Growing American Jobs while Reducing Dangerous Super-Pollutants
Testimony of Andrew Light, Distinguished Senior Fellow, and Tyler Clevenger, Research Analyst, WRI United States
Synopsis
On April 7, WRI Distinguished Senior Fellow Andrew Light and Research Analyst Tyler Clevenger submitted testimony in virtual hearing before the U.S. Senate Committee on Environment and Public Works. The topic was on Senate Resolution 2754, the American Innovation and Manufacturing Act (AIM), a bipartisan bill that will direct the U.S. Environmental Protection Agency to reduce emissions of dangerous hydrofluorocarbons (HFCs), putting the U.S. on track to achieve the reductions in HFCs mandated by the Kigali Amendment to the Montreal Protocol. The testimony echoed, amplified, and enhanced the unanimous voice of U.S. industry that passage of the AIM act would grow American jobs, increase revenue, and make American more competitive and secure. Some HFCs are thousands of times more potent as a warming agent than carbon dioxide.
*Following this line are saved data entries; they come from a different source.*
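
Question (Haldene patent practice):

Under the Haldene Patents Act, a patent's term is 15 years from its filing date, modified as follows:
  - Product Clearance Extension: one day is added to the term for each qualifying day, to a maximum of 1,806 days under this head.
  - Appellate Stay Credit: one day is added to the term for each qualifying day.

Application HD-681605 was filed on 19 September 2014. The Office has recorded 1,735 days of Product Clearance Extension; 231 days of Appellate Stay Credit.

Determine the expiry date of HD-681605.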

Successful implementation of the Kigali Amendment could avoid up to half a degree Celsius of temperature increase caused by humans by the end of the century. This would be a tremendous savings when we have already warmed the planet over one degree Celsius, and the internationally agreed upon goal is to limit warming to no more than two degrees and make every effort to limit it to 1.5 degrees Celsius. As Andrew and Tyler argue, especially “at a time when the American economy is on the ropes due to the COVID-19 pandemic, we cannot afford to miss any opportunity to support American workers and businesses, especially when it will help to mitigate other problems which will threaten our safety and security.”